Tue | May 22, 2018

Students opting out of Jamaica

Published:Thursday | January 9, 2014 | 12:00 AM

Jermaine Francis, Staff Reporter

Jamaican students have always made good on opportunities to study abroad, but it appears over the last three or so years, the number of those making use of these opportunities have grown exponentially.

Education consultants involved in the business of overseas-school placements say the number of students looking to further their studies abroad have been steadily increasing, with students of varying backgrounds opting to leave Jamaica's shores.

They also say gone are the days when students only came to them for tertiary placements, but there is now a greater thrust towards getting into the top boarding secondary schools in North America and the United Kingdom.

Sandra Bramwell, international educational consultant and operator of Versan Educational Services, said since 2010, her outfit has seen a boost in the number of students applying for both universities and boarding schools outside of Jamaica.

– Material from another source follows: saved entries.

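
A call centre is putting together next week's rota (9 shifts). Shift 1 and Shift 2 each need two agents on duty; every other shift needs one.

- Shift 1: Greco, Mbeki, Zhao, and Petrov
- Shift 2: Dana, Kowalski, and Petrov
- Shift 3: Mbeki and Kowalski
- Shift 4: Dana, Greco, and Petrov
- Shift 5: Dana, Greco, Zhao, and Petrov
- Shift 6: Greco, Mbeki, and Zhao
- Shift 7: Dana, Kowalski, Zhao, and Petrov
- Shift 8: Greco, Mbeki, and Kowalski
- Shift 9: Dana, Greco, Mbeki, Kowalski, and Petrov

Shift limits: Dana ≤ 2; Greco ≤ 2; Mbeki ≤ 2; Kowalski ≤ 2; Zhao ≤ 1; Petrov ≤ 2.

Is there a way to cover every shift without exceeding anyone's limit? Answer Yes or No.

One valid schedule: Shift 1→Mbeki+Petrov, Shift 2→Dana+Kowalski, Shift 3→Mbeki, Shift 4→Dana, Shift 5→Zhao, Shift 6→Greco, Shift 7→Kowalski, Shift 8→Greco, Shift 9→Petrov.
Loads: Dana 2/2, Greco 2/2, Mbeki 2/2, Kowalski 2/2, Zhao 1/1, Petrov 2/2 — all within limits.

Yes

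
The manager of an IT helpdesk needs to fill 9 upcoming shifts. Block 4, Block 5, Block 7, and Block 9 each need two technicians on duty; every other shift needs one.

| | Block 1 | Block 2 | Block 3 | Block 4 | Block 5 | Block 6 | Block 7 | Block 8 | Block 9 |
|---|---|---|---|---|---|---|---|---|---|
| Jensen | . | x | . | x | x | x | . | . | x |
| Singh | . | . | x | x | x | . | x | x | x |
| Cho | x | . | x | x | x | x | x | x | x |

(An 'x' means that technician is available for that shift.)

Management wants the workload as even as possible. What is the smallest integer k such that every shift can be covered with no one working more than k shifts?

5

With 3 technicians and 13 worker-slots to fill, someone must work at least ⌈13/3⌉ = 5 shifts, so k ≥ 5.
k = 5 works: Block 1→Cho, Block 2→Jensen, Block 3→Singh, Block 4→Jensen+Singh, Block 5→Jensen+Singh, Block 6→Jensen, Block 7→Singh+Cho, Block 8→Singh, Block 9→Jensen+Cho.
Loads: Jensen 5, Singh 5, Cho 3 — all ≤ 5.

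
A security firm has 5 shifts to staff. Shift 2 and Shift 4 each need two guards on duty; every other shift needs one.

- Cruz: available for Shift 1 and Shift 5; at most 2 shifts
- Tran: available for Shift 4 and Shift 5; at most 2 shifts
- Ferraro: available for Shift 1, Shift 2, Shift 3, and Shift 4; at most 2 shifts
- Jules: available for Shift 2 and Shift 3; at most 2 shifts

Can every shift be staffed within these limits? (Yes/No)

Yes

Shift 2 can only be covered by Ferraro and Jules, so that assignment is forced.
Shift 4 can only be covered by Tran and Ferraro, so that assignment is forced.
One valid schedule: Shift 1→Cruz, Shift 2→Ferraro+Jules, Shift 3→Jules, Shift 4→Tran+Ferraro, Shift 5→Cruz.
Loads: Cruz 2/2, Tran 1/2, Ferraro 2/2, Jules 2/2 — all within limits.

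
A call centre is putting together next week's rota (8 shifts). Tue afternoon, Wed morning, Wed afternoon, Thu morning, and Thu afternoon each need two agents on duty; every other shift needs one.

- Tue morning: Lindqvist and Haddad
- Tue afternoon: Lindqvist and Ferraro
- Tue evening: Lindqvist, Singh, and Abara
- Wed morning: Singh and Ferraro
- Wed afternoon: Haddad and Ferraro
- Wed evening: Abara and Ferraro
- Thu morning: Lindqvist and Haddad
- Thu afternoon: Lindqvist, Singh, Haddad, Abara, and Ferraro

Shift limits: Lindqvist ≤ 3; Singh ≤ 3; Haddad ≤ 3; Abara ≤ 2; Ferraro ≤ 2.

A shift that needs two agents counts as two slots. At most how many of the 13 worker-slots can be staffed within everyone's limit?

12

Total capacity across all agents is 3+3+3+2+2 = 13, and 13 slots are needed, so at most 13 can be filled.
Shifts {Tue afternoon, Wed morning, Wed afternoon} need 6 slots but only Lindqvist, Singh, Haddad, and Ferraro are available for them, supplying at most 5 — so at least 1 slot must go unfilled.
An assignment achieving 12: Tue morning→Lindqvist, Tue afternoon→Lindqvist+Ferraro, Tue evening→Singh, Wed morning→Singh+Ferraro, Wed afternoon→Haddad, Wed evening→Abara, Thu morning→Lindqvist+Haddad, Thu afternoon→Singh+Haddad.
Loads: Lindqvist 3/3, Singh 3/3, Haddad 3/3, Abara 1/2, Ferraro 2/2.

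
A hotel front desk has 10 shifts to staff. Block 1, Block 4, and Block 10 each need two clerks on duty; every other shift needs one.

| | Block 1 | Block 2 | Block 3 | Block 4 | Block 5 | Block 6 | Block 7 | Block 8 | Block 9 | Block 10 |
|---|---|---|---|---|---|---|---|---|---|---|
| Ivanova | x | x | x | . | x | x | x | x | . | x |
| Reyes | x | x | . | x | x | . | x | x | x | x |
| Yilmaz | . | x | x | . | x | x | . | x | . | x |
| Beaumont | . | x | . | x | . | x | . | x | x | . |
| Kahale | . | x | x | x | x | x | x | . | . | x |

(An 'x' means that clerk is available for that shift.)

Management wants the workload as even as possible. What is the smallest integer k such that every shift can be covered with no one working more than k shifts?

3

With 5 clerks and 13 worker-slots to fill, someone must work at least ⌈13/5⌉ = 3 shifts, so k ≥ 3.
k = 3 works: Block 1→Ivanova+Reyes, Block 2→Beaumont, Block 3→Ivanova, Block 4→Reyes+Beaumont, Block 5→Yilmaz, Block 6→Yilmaz, Block 7→Ivanova, Block 8→Beaumont, Block 9→Reyes, Block 10→Yilmaz+Kahale.
Loads: Ivanova 3, Reyes 3, Yilmaz 3, Beaumont 3, Kahale 1 — all ≤ 3.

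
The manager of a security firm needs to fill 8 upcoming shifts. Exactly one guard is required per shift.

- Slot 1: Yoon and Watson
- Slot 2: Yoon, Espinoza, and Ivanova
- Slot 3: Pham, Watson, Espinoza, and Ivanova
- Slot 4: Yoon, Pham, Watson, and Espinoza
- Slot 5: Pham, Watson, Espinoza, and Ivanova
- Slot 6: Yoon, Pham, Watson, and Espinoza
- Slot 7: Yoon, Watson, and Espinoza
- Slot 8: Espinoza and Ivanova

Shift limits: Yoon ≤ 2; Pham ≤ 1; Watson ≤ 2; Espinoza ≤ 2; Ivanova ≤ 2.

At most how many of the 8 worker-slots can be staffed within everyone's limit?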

"A lot now are seeking to go overseas and, in fact, we are seeing larger numbers with boarding schools," Bramwell said.

She added that Versan currently has at least 350 students preparing to leave the country to start school this coming September, with more than 100 already registered for the start of the 2015-16 school year.

Antonn Brown, from the Jamaica2Canada immigration and education firm, said since his company started operating in 2009, there has been a steady increase in the number of persons seeking to study abroad.

"In terms of applications, we get thousands per year, but maybe between 500 to 600 actually go [to Canada]," Brown indicated, adding that this is just from his office alone.

Data from the Institute of International Education has revealed that Jamaicans represent the largest number of Caribbean nationals seeking higher education in the United States, with close to 5,200 students studying in the US between 2011 and 2013.

However, Nicole Campbell, college consultant and director of AIM Educational Services, said this number was not entirely accurate, as it does not take into consideration those students who may be green card holders or those with dual citizenship who were educated in Jamaica then left to complete their studies overseas.

NOT ONLY NORTH AMERICA

But North America is not the only place Jamaican students are eyeing. Bramwell said she has been getting requests from students opting to study as far away as eastern Asia and in Scandinavian countries such as Finland.

The consultants all agree that the upward trend of parents and students choosing international schools is based on the search for better opportunities and programmes that are more tailored to their pursuit such as animation and industrial engineering.

"Students from various backgrounds are seeking these opportunities. You would think that with the economic downturn, things would be different, but everyone is still trying to get into the best schools, and they are aware that several scholarships and financial aid are available outside of Jamaica," Campbell added.